Soweit der Schuldner Vermögensverschiebungen nach Insolvenzeröffnung vorgenommen hat, sind diese ohnehin gegenüber der Insolvenzmasse unwirksam (§ 81 InsO).
Rz. 170
Das Recht zur Insolvenzanfechtung und die Geltendmachung der Rückgewähransprüche steht ausschließlich dem Insolvenzverwalter im eröffneten Insolvenzverfahren zu. Die Anfechtungsbefugnis erlischt mit der Beendigung des Insolvenzverfahrens.
Die Anfechtung begründet einen zivilrechtlichen Rückgewähranspruch des Insolvenzverwalters zur Masse (§ 143 Abs. 1 InsO). Es ist das in die Masse zu erstatten, was der Masse durch die anfechtbare Rechtshandlung entzogen wurde. Die Masse ist so zu stellen, wie sie ohne die anfechtbare Rechtshandlung gestanden hätte.
Gewährt der Empfänger einer anfechtbaren Leistung das Erlangte zurück, so lebt seine Forderung wieder auf, § 144 Abs. 1 InsO, mit der Folge, dass er seine Ansprüche als Insolvenzgläubiger durch Anmeldung zur Insolvenztabelle geltend machen kann.
Für Insolvenzanfechtungsklagen ist der Rechtsweg zu den ordentlichen Gerichten eröffnet, mit einer Ausnahme: Klagen gegen Arbeitnehmer des Schuldners auf Rückgewähr geleisteter Vergütung sind vor den Arbeitsgerichten geltend zu machen. Der Anfechtungsanspruch verjährt in drei Jahren seit der Eröffnung des Insolvenzverfahrens, § 146 InsO i.V.m. § 195 BGB.
Von der Anfechtung erfasst sind Tatbestände aus unterschiedlichen Zeiträumen vor dem Antrag auf Eröffnung des Insolvenzverfahrens sowie aus dem Zeitraum danach bis zur Verfahrenseröffnung. Anknüpfungszeitpunkt für die Berechnung der entsprechenden Fristen vor dem Insolvenzantrag ist der Anfang des Tages, an dem der erste Eröffnungsantrag beim zuständigen Insolvenzgericht eingegangen ist, § 139 InsO.

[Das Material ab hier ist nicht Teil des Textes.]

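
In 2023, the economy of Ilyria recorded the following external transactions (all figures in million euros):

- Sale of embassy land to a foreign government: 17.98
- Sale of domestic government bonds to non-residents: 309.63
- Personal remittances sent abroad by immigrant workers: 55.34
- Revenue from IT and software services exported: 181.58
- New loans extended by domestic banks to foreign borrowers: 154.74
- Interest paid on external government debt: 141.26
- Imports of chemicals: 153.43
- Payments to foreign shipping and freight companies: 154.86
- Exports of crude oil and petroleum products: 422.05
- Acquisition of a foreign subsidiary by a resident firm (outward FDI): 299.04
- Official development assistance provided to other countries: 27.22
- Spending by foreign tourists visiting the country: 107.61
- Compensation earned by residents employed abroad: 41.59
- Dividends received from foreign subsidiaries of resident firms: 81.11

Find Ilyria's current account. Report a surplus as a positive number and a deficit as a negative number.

Goods: -153.43 + 422.05 = 268.62
Services: 181.58 + 107.61 - 154.86 = 134.33
Primary income: -141.26 + 41.59 + 81.11 = -18.56
Secondary income: -55.34 - 27.22 = -82.56
Current account = 268.62 + 134.33 + (-18.56) + (-82.56) = 301.83
(Excluded from the current account — capital account: sale of embassy land to a foreign government 17.98; financial account: sale of domestic government bonds to non-residents 309.63, new loans extended by domestic banks to foreign borrowers 154.74, acquisition of a foreign subsidiary by a resident firm (outward FDI) 299.04.)

301.83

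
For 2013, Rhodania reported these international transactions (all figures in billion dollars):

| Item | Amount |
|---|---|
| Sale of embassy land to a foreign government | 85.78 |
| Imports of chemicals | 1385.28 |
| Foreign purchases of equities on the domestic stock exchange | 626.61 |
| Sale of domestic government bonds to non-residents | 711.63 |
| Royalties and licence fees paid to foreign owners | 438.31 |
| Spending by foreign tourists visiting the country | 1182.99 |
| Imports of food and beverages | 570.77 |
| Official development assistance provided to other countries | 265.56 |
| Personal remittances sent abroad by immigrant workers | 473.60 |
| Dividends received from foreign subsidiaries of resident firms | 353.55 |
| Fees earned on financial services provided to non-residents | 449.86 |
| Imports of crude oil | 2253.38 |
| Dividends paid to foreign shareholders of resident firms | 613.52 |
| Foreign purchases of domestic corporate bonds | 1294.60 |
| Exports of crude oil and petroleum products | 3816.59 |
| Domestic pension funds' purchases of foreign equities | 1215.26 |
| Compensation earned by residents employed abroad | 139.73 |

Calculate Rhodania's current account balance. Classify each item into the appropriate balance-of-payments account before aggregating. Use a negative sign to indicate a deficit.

-57.70

Goods: -570.77 - 2253.38 - 1385.28 + 3816.59 = -392.84
Services: 449.86 - 438.31 + 1182.99 = 1194.54
Primary income: -613.52 + 353.55 + 139.73 = -120.24
Secondary income: -473.60 - 265.56 = -739.16
Current account = (-392.84) + 1194.54 + (-120.24) + (-739.16) = -57.70
(Excluded from the current account — capital account: sale of embassy land to a foreign government 85.78; financial account: foreign purchases of equities on the domestic stock exchange 626.61, sale of domestic government bonds to non-residents 711.63, foreign purchases of domestic corporate bonds 1294.60, domestic pension funds' purchases of foreign equities 1215.26.)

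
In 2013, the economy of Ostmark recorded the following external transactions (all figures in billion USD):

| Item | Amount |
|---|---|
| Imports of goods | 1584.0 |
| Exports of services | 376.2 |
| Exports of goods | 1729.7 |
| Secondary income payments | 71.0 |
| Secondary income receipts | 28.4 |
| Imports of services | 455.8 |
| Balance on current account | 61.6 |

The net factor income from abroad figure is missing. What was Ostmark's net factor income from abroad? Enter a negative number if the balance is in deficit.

38.1

Current account = goods balance + services balance + net primary income + net secondary income
Sum of the known components = 23.5
Net factor income from abroad = CA - (known components) = 61.6 - 23.5 = 38.1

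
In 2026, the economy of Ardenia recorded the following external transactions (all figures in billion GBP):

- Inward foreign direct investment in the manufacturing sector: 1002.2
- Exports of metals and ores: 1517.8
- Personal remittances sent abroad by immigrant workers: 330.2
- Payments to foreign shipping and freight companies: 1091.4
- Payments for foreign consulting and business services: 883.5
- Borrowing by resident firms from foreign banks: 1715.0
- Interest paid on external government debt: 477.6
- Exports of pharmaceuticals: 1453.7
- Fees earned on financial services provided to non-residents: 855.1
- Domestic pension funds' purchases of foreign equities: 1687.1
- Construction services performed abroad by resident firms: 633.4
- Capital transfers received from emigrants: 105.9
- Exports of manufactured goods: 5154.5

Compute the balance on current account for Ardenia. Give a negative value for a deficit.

Goods: 1517.8 + 5154.5 + 1453.7 = 8126.0
Services: 855.1 + 633.4 - 883.5 - 1091.4 = -486.4
Primary income: -477.6
Secondary income: -330.2
Current account = 8126.0 + (-486.4) + (-477.6) + (-330.2) = 6831.8
(Excluded from the current account — financial account: inward foreign direct investment in the manufacturing sector 1002.2, borrowing by resident firms from foreign banks 1715.0, domestic pension funds' purchases of foreign equities 1687.1; capital account: capital transfers received from emigrants 105.9.)

6831.8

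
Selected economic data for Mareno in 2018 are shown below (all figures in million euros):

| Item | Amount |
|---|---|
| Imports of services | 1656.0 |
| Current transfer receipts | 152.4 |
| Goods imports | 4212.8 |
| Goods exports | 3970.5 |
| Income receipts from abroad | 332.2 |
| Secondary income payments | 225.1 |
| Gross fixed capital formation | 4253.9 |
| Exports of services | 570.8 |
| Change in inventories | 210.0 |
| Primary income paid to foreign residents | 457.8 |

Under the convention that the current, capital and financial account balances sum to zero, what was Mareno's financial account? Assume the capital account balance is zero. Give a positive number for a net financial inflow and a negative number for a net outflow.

1525.8

Goods balance = 3970.5 - 4212.8 = -242.3
Services balance = 570.8 - 1656.0 = -1085.2
Trade balance (goods + services) = -242.3 + (-1085.2) = -1327.5
Net primary income = 332.2 - 457.8 = -125.6
Net secondary income = 152.4 - 225.1 = -72.7
Current account = -1327.5 + (-125.6) + (-72.7) = -1525.8
Financial account = -(-1525.8) = 1525.8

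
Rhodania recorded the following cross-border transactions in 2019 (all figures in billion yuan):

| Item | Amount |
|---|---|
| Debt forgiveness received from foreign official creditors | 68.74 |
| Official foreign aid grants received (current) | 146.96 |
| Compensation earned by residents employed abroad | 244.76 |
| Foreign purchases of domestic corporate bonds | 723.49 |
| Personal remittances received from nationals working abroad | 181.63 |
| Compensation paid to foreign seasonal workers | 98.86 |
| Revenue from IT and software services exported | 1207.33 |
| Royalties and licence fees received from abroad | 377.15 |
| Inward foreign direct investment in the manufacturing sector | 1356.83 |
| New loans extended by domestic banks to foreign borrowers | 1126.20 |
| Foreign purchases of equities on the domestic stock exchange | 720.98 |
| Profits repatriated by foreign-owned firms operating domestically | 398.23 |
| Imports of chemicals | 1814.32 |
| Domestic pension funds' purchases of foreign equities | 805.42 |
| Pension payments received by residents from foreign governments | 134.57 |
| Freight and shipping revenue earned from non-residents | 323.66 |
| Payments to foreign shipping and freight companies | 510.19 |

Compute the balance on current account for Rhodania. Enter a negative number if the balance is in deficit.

Goods: -1814.32
Services: 377.15 + 1207.33 - 510.19 + 323.66 = 1397.95
Primary income: 244.76 - 398.23 - 98.86 = -252.33
Secondary income: 134.57 + 146.96 + 181.63 = 463.16
Current account = (-1814.32) + 1397.95 + (-252.33) + 463.16 = -205.54
(Excluded from the current account — capital account: debt forgiveness received from foreign official creditors 68.74; financial account: foreign purchases of domestic corporate bonds 723.49, inward foreign direct investment in the manufacturing sector 1356.83, new loans extended by domestic banks to foreign borrowers 1126.20, foreign purchases of equities on the domestic stock exchange 720.98, domestic pension funds' purchases of foreign equities 805.42.)

-205.54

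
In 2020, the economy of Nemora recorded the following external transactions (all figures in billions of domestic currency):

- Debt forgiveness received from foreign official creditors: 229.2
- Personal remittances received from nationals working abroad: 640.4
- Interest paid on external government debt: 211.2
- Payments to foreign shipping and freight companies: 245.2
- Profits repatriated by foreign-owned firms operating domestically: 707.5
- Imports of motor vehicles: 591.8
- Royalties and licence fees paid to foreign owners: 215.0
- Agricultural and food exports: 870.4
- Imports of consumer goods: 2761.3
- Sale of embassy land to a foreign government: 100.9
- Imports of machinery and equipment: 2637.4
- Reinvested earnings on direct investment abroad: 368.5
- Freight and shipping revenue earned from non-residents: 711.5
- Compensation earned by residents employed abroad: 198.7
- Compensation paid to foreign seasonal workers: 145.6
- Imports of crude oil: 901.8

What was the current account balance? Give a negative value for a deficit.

Goods: 870.4 - 591.8 - 2637.4 - 901.8 - 2761.3 = -6021.9
Services: -245.2 + 711.5 - 215.0 = 251.3
Primary income: -211.2 + 198.7 - 707.5 + 368.5 - 145.6 = -497.1
Secondary income: 640.4
Current account = (-6021.9) + 251.3 + (-497.1) + 640.4 = -5627.3
(Excluded from the current account — capital account: debt forgiveness received from foreign official creditors 229.2, sale of embassy land to a foreign government 100.9.)

-5627.3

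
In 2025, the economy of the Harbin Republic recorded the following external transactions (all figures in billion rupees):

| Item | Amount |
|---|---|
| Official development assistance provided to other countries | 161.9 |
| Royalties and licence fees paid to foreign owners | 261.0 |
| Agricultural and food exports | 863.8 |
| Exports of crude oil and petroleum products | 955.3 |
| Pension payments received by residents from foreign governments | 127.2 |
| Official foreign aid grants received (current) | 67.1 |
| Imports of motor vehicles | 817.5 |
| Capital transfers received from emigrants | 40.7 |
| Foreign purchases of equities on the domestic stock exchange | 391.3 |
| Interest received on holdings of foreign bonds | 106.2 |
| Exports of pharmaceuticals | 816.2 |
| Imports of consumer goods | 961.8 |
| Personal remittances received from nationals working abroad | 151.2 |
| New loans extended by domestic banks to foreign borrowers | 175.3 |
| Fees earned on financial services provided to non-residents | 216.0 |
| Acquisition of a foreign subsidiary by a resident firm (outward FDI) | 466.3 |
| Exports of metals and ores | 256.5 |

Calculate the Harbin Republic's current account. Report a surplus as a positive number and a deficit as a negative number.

Goods: -961.8 + 955.3 - 817.5 + 863.8 + 816.2 + 256.5 = 1112.5
Services: 216.0 - 261.0 = -45.0
Primary income: 106.2
Secondary income: 67.1 - 161.9 + 151.2 + 127.2 = 183.6
Current account = 1112.5 + (-45.0) + 106.2 + 183.6 = 1357.3
(Excluded from the current account — capital account: capital transfers received from emigrants 40.7; financial account: foreign purchases of equities on the domestic stock exchange 391.3, new loans extended by domestic banks to foreign borrowers 175.3, acquisition of a foreign subsidiary by a resident firm (outward FDI) 466.3.)

1357.3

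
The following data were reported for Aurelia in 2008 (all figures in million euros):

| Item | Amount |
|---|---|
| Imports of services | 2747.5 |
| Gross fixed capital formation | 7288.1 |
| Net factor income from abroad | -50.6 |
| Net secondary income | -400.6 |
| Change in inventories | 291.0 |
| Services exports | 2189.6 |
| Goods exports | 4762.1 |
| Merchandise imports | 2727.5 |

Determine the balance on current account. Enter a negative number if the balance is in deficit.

1025.5

Goods balance = 4762.1 - 2727.5 = 2034.6
Services balance = 2189.6 - 2747.5 = -557.9
Trade balance (goods + services) = 2034.6 + (-557.9) = 1476.7
Net primary income = -50.6
Net secondary income = -400.6
Current account = 1476.7 + (-50.6) + (-400.6) = 1025.5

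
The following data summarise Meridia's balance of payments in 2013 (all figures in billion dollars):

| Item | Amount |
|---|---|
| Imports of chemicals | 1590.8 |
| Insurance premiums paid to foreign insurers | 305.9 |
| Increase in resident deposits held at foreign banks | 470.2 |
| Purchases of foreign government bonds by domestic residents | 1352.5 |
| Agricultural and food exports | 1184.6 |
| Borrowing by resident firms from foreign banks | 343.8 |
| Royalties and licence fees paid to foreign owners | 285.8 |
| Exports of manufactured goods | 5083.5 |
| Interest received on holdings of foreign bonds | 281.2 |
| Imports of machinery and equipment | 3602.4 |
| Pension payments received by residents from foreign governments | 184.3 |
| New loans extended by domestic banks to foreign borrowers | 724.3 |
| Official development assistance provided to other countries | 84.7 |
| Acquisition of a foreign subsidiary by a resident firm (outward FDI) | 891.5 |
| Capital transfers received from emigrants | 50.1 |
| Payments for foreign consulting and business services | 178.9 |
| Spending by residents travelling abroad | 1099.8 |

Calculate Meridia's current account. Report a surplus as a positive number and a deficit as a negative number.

Goods: -1590.8 + 1184.6 + 5083.5 - 3602.4 = 1074.9
Services: -305.9 - 1099.8 - 285.8 - 178.9 = -1870.4
Primary income: 281.2
Secondary income: -84.7 + 184.3 = 99.6
Current account = 1074.9 + (-1870.4) + 281.2 + 99.6 = -414.7
(Excluded from the current account — financial account: increase in resident deposits held at foreign banks 470.2, purchases of foreign government bonds by domestic residents 1352.5, borrowing by resident firms from foreign banks 343.8, new loans extended by domestic banks to foreign borrowers 724.3, acquisition of a foreign subsidiary by a resident firm (outward FDI) 891.5; capital account: capital transfers received from emigrants 50.1.)

-414.7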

Nach § 143 Abs. 1 InsO ist der Rückgewähranspruch erst ab Schuldnerverzug bzw. unter den Voraussetzungen des § 291 BGB zu verzinsen.
c) Anfechtungsvoraussetzungen
aa) Gläubiger benachteiligende Rechtshandlung (§ 129 InsO)
Rz. 171
Die insolvenzrechtlichen Anfechtungstatbestände sind in §§ 129 ff. InsO geregelt.
Jeder Anfechtungstatbestand setzt eine Rechtshandlung oder ein entsprechendes Unterlassen voraus, § 129 Abs. 1 und 2 InsO. Jede Rechtshandlung ist dabei für sich auf ihre Anfechtbarkeit hin zu prüfen. Rechtshandlung ist jede bewusste Willensbetätigung, die eine rechtliche Wirkung auslöst. Der Begriff ist bewusst weit gefasst, um möglichst jede rechtlich erhebliche Handlung erfassen zu können, die das schuldnerische Vermögen zum Nachteil der Gläubiger verändert. Ob die Wirkung selbst gewollt war, ist unerheblich.
Weitere Voraussetzung der Anfechtung ist gem. § 129 Abs. 1 InsO eine auf der Rechtshandlung beruhende Gläubigerbenachteiligung. Eine Gläubigerbenachteiligung liegt dann vor, wenn die Rechtshandlung die Schuldenmasse entweder vermehrt oder die Aktivmasse verkürzt hat und dadurch der Zugriff auf das Schuldnervermögen vereitelt, erschwert oder verzögert wurde.
Der Insolvenzverwalter hat das Vorliegen der Gläubigerbenachteiligung zu beweisen. Es bestehen jedoch vielfach Beweiserleichterungen.
Zahlungen des Schuldners aus einer lediglich geduldeten Kontoüberziehung stehen der Gläubigerbenachteiligung nicht entgegen. Ebenso stellt die Zahlung der Arbeitnehmeranteile zu den Gesamtversicherungsbeiträgen trotz § 28e SGB IV eine anfechtbare mittelbare Zuwendung des Arbeitgebers aus seinem Vermögen an die Einzugsstellen dar.